When the public's money is as risk, when their well being is at odds with certain private or government officials, when decisions are going to be made about the public's rights, those meetings should be open. People should know who are at those meetings, who is on what side and what their motivation is for holding the meeting.
Meetings about the public's well being and concerns should never be held in private.
Openness and transparency is something the press has been fighting for since the founding of our country. It's one of the things we as a newspaper stand for, as the watchdog of our community.
Some people don't like the limelight because they want to do things behind a screen; a screen of secrecy and deception. They want things to go their way, but they don't want anyone to know that they are behind it. And in some cases they don't want what they have said about the particular situation getting out either.
This type of covert meeting process can be masked in many ways. They can actually do things in secret and then threaten people to keep them quiet. They can also hold meetings openly, but change the times on meetings at the last minute so that people aren't notified. Or they can hold meetings at a time when most people who may have concerns with what they are dealing with, cannot attend. Finally they can adopt policies that deter people from hanging around during deliberations, so citizens can't hear what is being said.

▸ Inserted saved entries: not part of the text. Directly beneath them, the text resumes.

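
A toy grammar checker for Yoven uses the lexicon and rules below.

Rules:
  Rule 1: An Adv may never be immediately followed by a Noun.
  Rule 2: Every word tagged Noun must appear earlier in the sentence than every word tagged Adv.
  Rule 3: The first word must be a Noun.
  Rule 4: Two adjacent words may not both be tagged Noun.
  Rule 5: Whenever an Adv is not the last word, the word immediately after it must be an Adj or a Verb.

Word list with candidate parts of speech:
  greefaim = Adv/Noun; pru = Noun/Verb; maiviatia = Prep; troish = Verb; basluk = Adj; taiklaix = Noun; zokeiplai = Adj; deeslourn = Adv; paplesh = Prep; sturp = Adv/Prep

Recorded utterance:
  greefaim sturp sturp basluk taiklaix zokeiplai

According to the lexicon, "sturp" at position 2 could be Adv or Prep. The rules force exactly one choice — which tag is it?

Candidates per position — 1:greefaim {Adv,Noun}; 2:sturp {Adv,Prep}; 3:sturp {Adv,Prep}; 4:basluk {Adj}; 5:taiklaix {Noun}; 6:zokeiplai {Adj}.
At position 1, choosing Adv makes rule 2 impossible to satisfy; hence Noun.
At position 2, choosing Adv makes rule 2 impossible to satisfy; hence Prep.
At position 3, choosing Adv makes rule 2 impossible to satisfy; hence Prep.
The only consistent sequence is: Noun Prep Prep Adj Noun Adj.
Checking: rule 1 holds; rule 2 holds; rule 3 holds; rule 4 holds; rule 5 holds.

Prep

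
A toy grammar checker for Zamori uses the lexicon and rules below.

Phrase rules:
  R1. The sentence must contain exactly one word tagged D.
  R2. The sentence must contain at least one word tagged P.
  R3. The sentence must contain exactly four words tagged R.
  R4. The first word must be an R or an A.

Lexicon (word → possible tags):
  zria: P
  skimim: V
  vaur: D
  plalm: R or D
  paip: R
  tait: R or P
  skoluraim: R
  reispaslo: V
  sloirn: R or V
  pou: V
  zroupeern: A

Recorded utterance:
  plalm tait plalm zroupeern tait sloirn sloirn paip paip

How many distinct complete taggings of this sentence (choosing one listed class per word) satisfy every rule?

Candidates per position — 1:plalm {R,D}; 2:tait {R,P}; 3:plalm {R,D}; 4:zroupeern {A}; 5:tait {R,P}; 6:sloirn {R,V}; 7:sloirn {R,V}; 8:paip {R}; 9:paip {R}.
There are 64 candidate sequences in total.
The sequences that satisfy every rule: R R D A P V V R R; R P D A R V V R R; R P D A P R V R R; R P D A P V R R R.
Count = 4.

4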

Sunshine laws are in place so that the public is not left out of discussions and deliberations on all but the most sensitive of matters, those being negotiations/litigation and personnel. All other subjects are not exempt from public and press scrutiny.
But sunshine laws only apply to purely public meetings of groups like the county commission, city councils, special service districts, etc. They don't apply to meetings people might have with officials about circumstances they want to see changed in a county or city.
Surely there is more to holding a meeting about the public's business than just following the law. There is also ethics; the ethics of being fair to the people that are affected by any decision or eventual outcome that may take place because of the meeting.
Hiding those meetings, even though they are not governed by sunshine laws are actually more reprehensible, because they are done in the grey area of public life.
Examples of such things occurring?
A meeting of public officials that had been held for years at a time when the general public could attend the meeting was moved this past year back to much earlier in the day, during most peoples' usual work time. The result is that people who may want to come to see how government money is spent, can't attend.
A group who in the past recommended how public money be spent for various projects suddenly didn't want the responsibility of accepting open deliberation on proposals after the state's sunshine law was presented as cause for people being able to observe those considerations.
A city council that held meetings without properly informing the public, under the guise of a special meeting that was called at the last minute.
A meeting about a major decision concerning the college between some private individuals and other officials during which neither the public, the press, nor much current administration was present.
These, and other actions like them, are unfair, anti-public, and pro-elitist.
The public and the electorate in this county needs to rise up and tell their elected officials, on the phone, over e-mail, through snail mail and at the ballot box, that these kinds of behaviors will not be tolerated by citizens of this area.